Я чувствовал, что просто должен это узнать. Из того многого, что рассказала мне Софи, вопрос о судьбе Яна больше всего не давал мне покоя. (До меня, видимо, дошла, а потом была задвинута в дальний угол фраза о смерти Евы, как-то странно, мимоходом оброненная Софи.) Я начал также замечать, что она с величайшим упорством уходит от рассказа об этой части своей жизни, не решается подойти вплотную, словно ей слишком больно этого касаться. Мне было немного стыдно моего нетерпения, и я, безусловно, не хотел вторгаться в эту явно хрупкую, как паутина, область ее памяти, но я также интуитивно понимал, что Софи готова была вот-вот раскрыть мне свою тайну, и я возможно мягче пытался ее на это подвигнуть. Был поздний воскресный вечер – прошло много часов после нашего купанья, чуть не окончившегося катастрофой, – и мы сидели в баре «Кленового двора». Время близилось к полуночи, да к тому же накануне, в субботу, стояла изнуряюще влажная жара, поэтому мы были почти одни в этой пещере. Софи была трезва: мы оба пили только лимонад. Мы сидели тут долго, и она почти непрерывно говорила, а сейчас умолкла, посмотрела на свои часы и заметила, что пора, пожалуй, возвращаться в Розовый Дворец и считать вечер законченным.
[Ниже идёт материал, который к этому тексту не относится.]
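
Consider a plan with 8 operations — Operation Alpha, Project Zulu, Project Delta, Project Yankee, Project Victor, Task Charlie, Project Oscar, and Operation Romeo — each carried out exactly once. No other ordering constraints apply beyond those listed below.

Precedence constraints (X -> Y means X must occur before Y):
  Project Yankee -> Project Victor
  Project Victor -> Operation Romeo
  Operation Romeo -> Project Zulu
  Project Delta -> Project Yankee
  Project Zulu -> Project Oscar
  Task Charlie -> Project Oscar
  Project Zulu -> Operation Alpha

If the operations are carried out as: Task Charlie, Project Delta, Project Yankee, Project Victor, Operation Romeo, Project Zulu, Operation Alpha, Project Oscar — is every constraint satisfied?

Yes

Every stated constraint is respected: Task Charlie sits at position 1, ahead of Project Oscar at position 8, and each of the other listed pairs likewise has the predecessor earlier in the sequence.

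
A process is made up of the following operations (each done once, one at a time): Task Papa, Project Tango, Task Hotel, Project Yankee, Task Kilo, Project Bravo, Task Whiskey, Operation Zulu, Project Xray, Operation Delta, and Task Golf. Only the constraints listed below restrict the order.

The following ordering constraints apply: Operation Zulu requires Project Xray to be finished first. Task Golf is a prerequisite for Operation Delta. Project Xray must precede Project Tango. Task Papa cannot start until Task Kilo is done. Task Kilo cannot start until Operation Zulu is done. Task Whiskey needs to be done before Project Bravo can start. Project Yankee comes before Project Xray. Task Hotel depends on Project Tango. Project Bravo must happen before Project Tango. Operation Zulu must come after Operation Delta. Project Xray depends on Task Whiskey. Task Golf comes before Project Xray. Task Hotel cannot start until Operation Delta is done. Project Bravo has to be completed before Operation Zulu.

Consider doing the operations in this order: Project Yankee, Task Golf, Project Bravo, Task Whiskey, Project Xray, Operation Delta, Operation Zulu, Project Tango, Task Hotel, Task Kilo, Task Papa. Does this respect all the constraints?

In the proposed order, Project Bravo appears before Task Whiskey.
Since Task Whiskey is required before Project Bravo, the ordering is invalid.

No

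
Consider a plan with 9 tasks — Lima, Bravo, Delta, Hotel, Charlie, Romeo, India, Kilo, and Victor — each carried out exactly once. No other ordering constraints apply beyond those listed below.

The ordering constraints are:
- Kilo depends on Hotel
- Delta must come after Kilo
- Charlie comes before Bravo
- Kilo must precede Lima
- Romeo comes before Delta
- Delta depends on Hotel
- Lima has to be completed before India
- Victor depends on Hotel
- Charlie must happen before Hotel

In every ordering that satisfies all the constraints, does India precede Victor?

Nothing in the constraints links India and Victor; they are unordered relative to each other.
A valid ordering placing Victor before India exists, so the answer is no.

No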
– Мне ведь надо перевозить вещи на новую квартиру, Язвинка, – сказала она. – Я должна сделать это завтра утром, а потом вернуться к доктору Блэкстоку. Mon Dieu, [312]я все забываю, что я есть рабочая девушка. – Щеки у нее ввалились, она выглядела усталой и задумчиво смотрела на сверкающую драгоценность – подаренные Натаном часики. Золотые часики фирмы «Омега» с крошечными бриллиантиками в четырех точках циферблата. Я не решался даже подумать о том, сколько они могли стоить. Будто прочитав мои мысли, Софи сказала: – Я, право, не должна оставлять себе все эти дорогие вещи, которые мне подарил Натан. – Новое горе, другое, пожалуй, более острое, чем то, каким были пронизаны воспоминания Софи о лагере, зазвучало в ее голосе. – Мне, наверно, надо кому-то их отдать или еще как-то сделать – я ведь его больше никогда не увижу.
– А почему ты не должна оставить их себе? – сказал я. – Ведь он же подарил их тебе. Так и носи, ради всего святого!
– Они будут все время напоминать мне о(нем.) – устало произнесла она. – Я ведь все еще его люблю.
– Тогда продай их, – несколько раздраженно сказал я, – так ему и надо. Отнеси их ростовщику.
– Не говори так, Язвинка, – сказала она без всякой злобы. И добавила: – Когда-нибудь ты узнаешь, что это такое – любить. – Изречение по-славянски мрачное, бесконечно банальное.
Какое-то время мы оба молчали, и я размышлял о том, что эта фраза говорит о полном отсутствии чуткости – она не только банальна, но еще и указывает на то, что Софи нисколько не думает о влюбленном идиоте, который сидит перед ней. Я обругал ее про себя со всею силой моей нелепой любви. Внезапно я вернулся в реальный мир: я был уже не в Польше, а в Бруклине. И, несмотря на все терзания, связанные с Софи, во мне шевельнулся страх и стало не по себе. Мучительное беспокойство овладело мной. Я был настолько захвачен се рассказом, что начисто забыл о том непреложном обстоятельстве, что в результате вчерашнего ограбления нахожусь на полной мели. Сознание, что Софи вот-вот уедет из Розового Дворца и, следовательно, я останусь один и буду без гроша в кармане бродить по Флэтбуш-авеню, перемалывая в уме фрагменты незавершенного романа, преисполнило меня подлинным отчаянием. Но больше всего я боялся одиночества без Софи и Натана, это было хуже безденежья.